Grant sighed, the distraction from the recent scare was nice. He looked up as he tossed the iron back into the pit. His hands had just finished stashing the token when they hardened and registered a looming shape in the dark stand of trees. He froze.
“Willis.” Grant said in a much more serious tone.
Willis froze, processing the shift instantly. “What, Grant?”
“We’re not alone.” He said in a quieter voice.
Willis stood there, frozen. “What do you see?”
Grant squinted, looking at the lurking thing off in the distance. “I cant see it well. Get the prisoners up and ready, we cant let them sneak up on us.”
Willis bolted and started waking the men. Leaving Grant to himself. He heard the clattering and freeing of hands, too rushed to properly free them. He heard hushed voices and agreement as Willis brought the camp to speed on the situation. Time slurred as they moved into a more defensible state. The late night carefully looming over them as the large, framed things lurked in the woods. He took the token and threw it into the fire, the chime picked up in pitch like nails on a chalkboard. Alerting the inside of the camp to its pitched squeal.
Grant moved forward, attempting to buy time for the vulnerable prisoners behind him. He started to twirl the staff, gaining clumsy momentum. His head started to hurt, his body reacted slowly to the demands he was making of it. “Damn hangover.” He regretted not hydrating before bed.
Something large slunk into the dark stand of trees, just inside of view. He heard the loud punching cadence again, as if it had dropped down from the trees and landing onto the ground.
He could see it a little more clearly now. Its silhouette was broken and savage from what Grant could see. Tall. Imposing. Horrendous. Its form was a thick bundled cordage of root mass perforated by large green spikes that stood out in the moonlight. It moved in a slow, glacial, gait. Grant noticed that these things could have been following for any length of time, considering how slow they’re moving. These things only would have been able to catch up when the group made camp for extraction.

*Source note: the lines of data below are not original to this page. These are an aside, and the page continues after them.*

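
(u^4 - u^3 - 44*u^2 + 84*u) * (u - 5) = u^5 - 6*u^4 - 39*u^3 + 304*u^2 - 420*u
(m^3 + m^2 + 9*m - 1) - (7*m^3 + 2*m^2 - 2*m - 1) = -6*m^3 - m^2 + 11*m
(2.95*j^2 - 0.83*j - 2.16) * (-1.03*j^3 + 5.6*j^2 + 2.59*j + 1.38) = -3.0385*j^5 + 17.3749*j^4 + 5.2173*j^3 - 10.1747*j^2 - 6.7398*j - 2.9808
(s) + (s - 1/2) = 2*s - 1/2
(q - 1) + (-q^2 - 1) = -q^2 + q - 2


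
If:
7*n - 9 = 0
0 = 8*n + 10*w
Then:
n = 9/7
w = -36/35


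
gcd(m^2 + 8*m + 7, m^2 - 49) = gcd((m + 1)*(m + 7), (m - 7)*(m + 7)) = m + 7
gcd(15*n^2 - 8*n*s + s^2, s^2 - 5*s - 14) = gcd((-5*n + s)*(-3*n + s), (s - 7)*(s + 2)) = 1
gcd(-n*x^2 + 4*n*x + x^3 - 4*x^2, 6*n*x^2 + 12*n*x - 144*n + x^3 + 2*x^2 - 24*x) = x - 4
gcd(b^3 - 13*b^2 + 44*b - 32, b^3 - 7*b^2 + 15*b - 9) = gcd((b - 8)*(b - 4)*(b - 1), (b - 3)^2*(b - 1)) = b - 1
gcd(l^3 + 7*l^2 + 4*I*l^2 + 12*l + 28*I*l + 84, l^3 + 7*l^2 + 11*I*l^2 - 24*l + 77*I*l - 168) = l + 7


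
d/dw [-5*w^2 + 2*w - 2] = 2 - 10*w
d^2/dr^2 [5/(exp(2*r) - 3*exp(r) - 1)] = 5*((3 - 4*exp(r))*(-exp(2*r) + 3*exp(r) + 1) - 2*(2*exp(r) - 3)^2*exp(r))*exp(r)/(-exp(2*r) + 3*exp(r) + 1)^3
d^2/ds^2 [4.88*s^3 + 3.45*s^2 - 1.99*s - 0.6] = 29.28*s + 6.9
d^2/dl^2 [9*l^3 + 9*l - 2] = 54*l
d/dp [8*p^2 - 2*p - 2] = 16*p - 2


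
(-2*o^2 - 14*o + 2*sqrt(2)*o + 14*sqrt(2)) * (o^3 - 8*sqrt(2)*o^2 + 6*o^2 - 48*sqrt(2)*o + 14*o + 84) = -2*o^5 - 26*o^4 + 18*sqrt(2)*o^4 - 144*o^3 + 234*sqrt(2)*o^3 - 780*o^2 + 784*sqrt(2)*o^2 - 2520*o + 364*sqrt(2)*o + 1176*sqrt(2)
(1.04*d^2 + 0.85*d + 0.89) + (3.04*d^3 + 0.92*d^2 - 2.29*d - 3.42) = 3.04*d^3 + 1.96*d^2 - 1.44*d - 2.53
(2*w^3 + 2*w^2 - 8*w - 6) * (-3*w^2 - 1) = -6*w^5 - 6*w^4 + 22*w^3 + 16*w^2 + 8*w + 6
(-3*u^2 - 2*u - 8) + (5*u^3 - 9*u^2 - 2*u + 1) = 5*u^3 - 12*u^2 - 4*u - 7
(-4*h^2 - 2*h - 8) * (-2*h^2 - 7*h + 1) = 8*h^4 + 32*h^3 + 26*h^2 + 54*h - 8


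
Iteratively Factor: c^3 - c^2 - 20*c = (c)*(c^2 - c - 20) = c*(c - 5)*(c + 4)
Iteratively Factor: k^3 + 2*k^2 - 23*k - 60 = (k - 5)*(k^2 + 7*k + 12) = (k - 5)*(k + 4)*(k + 3)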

Grant kept twirling the staff, keeping his eyes focused but alert. They scanned the black horizon around them. The sounds of the men in the tents finally rose to a pitch that matched the token’s chime. Clattering free prisoners with tools and intent. A screeching chime alerting home of an attack, or at the least the chime was in the fire and out of Grant’s hands. An angry pair of hungover army men hellbent on achieving their task. The camp breathed into life as the threat personified itself, stepping out of the pure dark of the forest. In the moonlight things were clearer, it was a Green Warden.
Grant nodded at the advance of the creatures, clearly in a mode to conserve energy. It didn’t fool him however. He’d seen these things in battle prior. Another lumbering beast stepped out to the left, and then the right of the first. Three total. The monsters kept their terrifyingly slow gait, marching up the rampart that sprawled out before the group of men. Willis strode shoulder to shoulder with Grant. Then the unchained prisoners along side them both.

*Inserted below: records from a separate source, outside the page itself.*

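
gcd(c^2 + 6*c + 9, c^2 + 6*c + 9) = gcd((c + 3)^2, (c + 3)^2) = c^2 + 6*c + 9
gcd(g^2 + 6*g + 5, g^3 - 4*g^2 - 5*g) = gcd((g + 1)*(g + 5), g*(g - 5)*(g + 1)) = g + 1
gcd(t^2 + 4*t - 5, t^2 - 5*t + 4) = t - 1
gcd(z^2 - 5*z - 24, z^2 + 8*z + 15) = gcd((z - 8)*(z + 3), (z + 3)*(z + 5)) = z + 3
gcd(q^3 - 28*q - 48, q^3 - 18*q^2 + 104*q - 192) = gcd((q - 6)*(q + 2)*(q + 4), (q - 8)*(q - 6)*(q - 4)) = q - 6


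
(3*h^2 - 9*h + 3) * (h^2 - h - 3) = 3*h^4 - 12*h^3 + 3*h^2 + 24*h - 9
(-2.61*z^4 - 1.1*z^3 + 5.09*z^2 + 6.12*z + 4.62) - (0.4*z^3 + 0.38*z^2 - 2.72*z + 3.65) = -2.61*z^4 - 1.5*z^3 + 4.71*z^2 + 8.84*z + 0.97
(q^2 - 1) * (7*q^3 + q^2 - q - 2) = 7*q^5 + q^4 - 8*q^3 - 3*q^2 + q + 2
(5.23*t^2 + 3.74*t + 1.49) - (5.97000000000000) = 5.23*t^2 + 3.74*t - 4.48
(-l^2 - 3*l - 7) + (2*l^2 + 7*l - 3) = l^2 + 4*l - 10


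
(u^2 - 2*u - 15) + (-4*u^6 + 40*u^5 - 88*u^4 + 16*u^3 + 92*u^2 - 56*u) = -4*u^6 + 40*u^5 - 88*u^4 + 16*u^3 + 93*u^2 - 58*u - 15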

Grant looked puzzled, how did they not decide to turn and flee on them now?
Willis kept his eyes on the Wardens approaching them. “They’re dead either way if we die here.” Willis pulled out a felling axe, knowing the rifle he had would be ineffective on these things. “You ever fight druids before?”
Grant nodded. “Too many times.” The air suddenly displaced as Grant vanished into pure violence of action.